Tuesday, June 19, 2007
C.A.: Mediation Briefs Not Discoverable by Malpractice Plaintiff
By TINA BAY, Staff Writer
Mediation confidentiality statutes prohibited a legal malpractice plaintiff from accessing mediation briefs from an underlying action to show that his former counsel made an allegedly unauthorized settlement demand, the Court of Appeal for this district ruled yesterday.
Div. Three granted a writ of mandate to the Los Angeles personal injury law firm of Magaña, Cathcart & McCarthy and partner William H. Wimsatt, preventing former client Corey Kausch from obtaining mediation briefs and related e-mails from an underlying lawsuit so that he could pursue a malpractice action against them.
Kausch retained Magaña to represent him in an action over injuries he sustained in a November 2003 airplane crash. Before filing suit, the plaintiff made a settlement demand between $3.5 and $5 million.
The case went to mediation in January 2006 before retired Los Angeles Superior Court Judge R. William Schoettler, but failed to settle. A second mediation session was held and resulted in a successful resolution of the case.

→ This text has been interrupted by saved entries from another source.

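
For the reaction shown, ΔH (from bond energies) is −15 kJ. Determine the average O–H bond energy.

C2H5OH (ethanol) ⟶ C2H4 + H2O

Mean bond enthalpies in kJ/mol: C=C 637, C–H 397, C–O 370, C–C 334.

D(O–H) ≈ 479 kJ/mol

Let D be the O–H bond energy.
Σ(broken) = 1×334 + 5×397 + 1×370 + 1×D = 2689 + D
Σ(formed) = 4×397 + 1×637 + 2×D = 2225 + 2D
ΔH = Σ(broken) − Σ(formed) = (2689 + D) − (2225 + 2D) = +464 − D
Setting this equal to −15 kJ gives D = 479 kJ/mol.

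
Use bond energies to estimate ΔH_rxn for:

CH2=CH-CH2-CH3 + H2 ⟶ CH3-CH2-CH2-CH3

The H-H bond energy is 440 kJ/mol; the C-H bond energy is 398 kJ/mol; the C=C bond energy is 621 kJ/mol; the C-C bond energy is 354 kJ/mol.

ΔH ≈ −89 kJ

Bonds broken (reactants):
  C-C: 2 × 354 = 708
  C-H: 8 × 398 = 3184
  C=C: 1 × 621 = 621
  H-H: 1 × 440 = 440
  Σ(broken) = 4953 kJ
Bonds formed (products):
  C-C: 3 × 354 = 1062
  C-H: 10 × 398 = 3980
  Σ(formed) = 5042 kJ
ΔH = Σ(broken) − Σ(formed) = 4953 − 5042 = −89 kJ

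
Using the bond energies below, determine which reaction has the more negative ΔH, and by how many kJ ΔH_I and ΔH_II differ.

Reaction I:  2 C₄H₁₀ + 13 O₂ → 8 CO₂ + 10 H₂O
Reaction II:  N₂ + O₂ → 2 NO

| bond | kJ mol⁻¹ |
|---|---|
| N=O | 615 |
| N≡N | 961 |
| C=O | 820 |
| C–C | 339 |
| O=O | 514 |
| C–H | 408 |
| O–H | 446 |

Reaction I:
  Bonds broken (reactants):
    C–C: 6 × 339 = 2034
    C–H: 20 × 408 = 8160
    O=O: 13 × 514 = 6682
    Σ(broken) = 16876 kJ
  Bonds formed (products):
    C=O: 16 × 820 = 13120
    O–H: 20 × 446 = 8920
    Σ(formed) = 22040 kJ
  ΔH_I = 16876 − 22040 = −5164 kJ
Reaction II:
  Bonds broken (reactants):
    N≡N: 1 × 961 = 961
    O=O: 1 × 514 = 514
    Σ(broken) = 1475 kJ
  Bonds formed (products):
    N=O: 2 × 615 = 1230
    Σ(formed) = 1230 kJ
  ΔH_II = 1475 − 1230 = +245 kJ
ΔH_I − ΔH_II = −5409 kJ, so reaction I has the more negative ΔH; |ΔH_I − ΔH_II| = 5409 kJ.

Reaction I, by 5409 kJ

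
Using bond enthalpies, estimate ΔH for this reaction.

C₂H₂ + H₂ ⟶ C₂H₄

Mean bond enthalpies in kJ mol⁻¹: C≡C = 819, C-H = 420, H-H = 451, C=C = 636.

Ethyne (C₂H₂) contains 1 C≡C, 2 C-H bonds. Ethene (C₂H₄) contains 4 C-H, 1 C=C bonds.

Bonds broken (reactants):
  C≡C: 1 × 819 = 819
  C-H: 2 × 420 = 840
  H-H: 1 × 451 = 451
  Σ(broken) = 2110 kJ
Bonds formed (products):
  C-H: 4 × 420 = 1680
  C=C: 1 × 636 = 636
  Σ(formed) = 2316 kJ
ΔH = Σ(broken) − Σ(formed) = 2110 − 2316 = −206 kJ

ΔH ≈ −206 kJ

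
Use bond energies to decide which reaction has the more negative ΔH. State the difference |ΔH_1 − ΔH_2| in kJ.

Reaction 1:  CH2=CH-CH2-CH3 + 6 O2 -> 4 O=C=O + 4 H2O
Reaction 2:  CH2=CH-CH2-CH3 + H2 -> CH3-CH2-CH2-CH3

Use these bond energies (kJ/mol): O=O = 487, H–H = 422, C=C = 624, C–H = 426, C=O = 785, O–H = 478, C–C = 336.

Reaction 1:
  Bonds broken (reactants):
    C–C: 2 × 336 = 672
    C–H: 8 × 426 = 3408
    C=C: 1 × 624 = 624
    O=O: 6 × 487 = 2922
    Σ(broken) = 7626 kJ
  Bonds formed (products):
    C=O: 8 × 785 = 6280
    O–H: 8 × 478 = 3824
    Σ(formed) = 10104 kJ
  ΔH_1 = 7626 − 10104 = −2478 kJ
Reaction 2:
  Bonds broken (reactants):
    C–C: 2 × 336 = 672
    C–H: 8 × 426 = 3408
    C=C: 1 × 624 = 624
    H–H: 1 × 422 = 422
    Σ(broken) = 5126 kJ
  Bonds formed (products):
    C–C: 3 × 336 = 1008
    C–H: 10 × 426 = 4260
    Σ(formed) = 5268 kJ
  ΔH_2 = 5126 − 5268 = −142 kJ
ΔH_1 − ΔH_2 = −2336 kJ, so reaction 1 has the more negative ΔH; |ΔH_1 − ΔH_2| = 2336 kJ.

Reaction 1, by 2336 kJ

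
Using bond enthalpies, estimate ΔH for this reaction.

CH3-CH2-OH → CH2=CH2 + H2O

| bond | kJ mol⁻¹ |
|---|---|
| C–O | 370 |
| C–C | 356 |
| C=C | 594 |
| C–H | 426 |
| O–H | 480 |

ΔH ≈ +78 kJ

Bonds broken (reactants):
  C–C: 1 × 356 = 356
  C–H: 5 × 426 = 2130
  C–O: 1 × 370 = 370
  O–H: 1 × 480 = 480
  Σ(broken) = 3336 kJ
Bonds formed (products):
  C–H: 4 × 426 = 1704
  C=C: 1 × 594 = 594
  O–H: 2 × 480 = 960
  Σ(formed) = 3258 kJ
ΔH = Σ(broken) − Σ(formed) = 3336 − 3258 = +78 kJ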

After settling, Kausch sued Magaña alleging it breached its fiduciary duty by lowering his settlement demand by more than one-half, to $1.5 million, without his authorization. Kausch had learned of Magaña’s potential breach from a “confidential mediation brief” submitted by the defendant to Schoettler in the underlying suit.
The brief, prepared before the second mediation by defense attorney Peter P. Brotzen of Dwyer, Daly, Brotzen & Bruno, stated that Kausch’s attorneys “have purportedly recently communicated a settlement demand in the sum of $1.5 million.”
In addition, several e-mails sent to Brotzen from Marc Goldstein, another attorney retained by Kausch, mentioned the statement in the mediation brief. Goldstein e-mailed Brotzen asking him to explain where he obtained the $1.5 million figure referenced in his brief, and Brotzen replied that Wimsatt mentioned it to him during a telephone conversation in which the lawyers discussed the value of a second mediation conference.
Goldstein also e-mailed Wimsatt asking whether he discussed a lower figure with defense counsel. Wimsatt replied that he had told Brotzen he thought a demand for half of Kausch’s original demand was more appropriate upon reevaluation, but that he had no authority to reduce the original demand.
In his deposition in the malpractice suit, Wimsatt stated repeatedly that he had not lowered Kausch’s settlement demand.
Kausch sent a letter to Brotzen asking for the name of the attorney who made the $1.5 million demand, intending to show that Wimsatt had lied in his deposition.
Magaña moved for a protective order to prevent Kausch’s discovery of the mediation briefs and emails. Those items, the defendants asserted, were shielded by mediation confidentiality statutes.
Los Angeles Superior Court Judge Rolf M. Treu denied Magaña’s motion, expressing his concern that “the [L]egislature did not intend confidentiality of mediation proceedings to be so complete as to shield perjury or inconsistent statements.”
Writing for the Court of Appeal, Justice Richard D. Aldrich said:
“We appreciate the trial court’s desire to avoid the strict limitations of mediation confidentiality in this case. . . .However, the Supreme Court has declared that exceptions to mediation confidentiality must be expressly stated in the statutes.”
The Evidence Code, which provides generally that all communications in the course of a mediation or mediation consultation are required to remain confidential, contains no public policy exception for situations involving legal misconduct, he explained.
But Aldrich pointed out that the result reached in Kausch’s case failed to enhance the purpose of mediation “because wrongs will go unpunished and the administration is not served.”
“The stringent result we reach here means that when clients, such as Kausch, participate in mediation, they are, in effect, relinquishing all claims for new and independent torts arising from mediation, including legal malpractice causes of action against their own counsel,” the justice wrote. “Certainly clients, who have a fiduciary relationship with their lawyers, do not understand that this result is a by-product of an agreement to mediate.”
He went on to note:
“Given the number of cases in which the fair and equitable administration of justice has been thwarted, perhaps it is time for the Legislature to reconsider California’s broad and expansive mediation confidentiality statutes and to craft ones that would permit countervailing public policies be considered.”
Presiding Justice Joan D. Klein and H. Walter Croskey concurred in the opinion.
Counsel on appeal were Los Angeles attorney George J. Stephan, of Luce, Forward, Hamilton & Scripps, for petitioners Magaña and Wimsett; and Westlake Village lawyer Craig D. Rackohn, of Rackohn and Rackohn, for Kausch.
The Association of Southern California Defense Counsel, as well as Southern California Mediation Association and Confidential Mediation & Dispute Resolution filed amicus briefs on behalf of the petitioners.
The case is Wimsatt v. Superior Court (Kausch), B196903.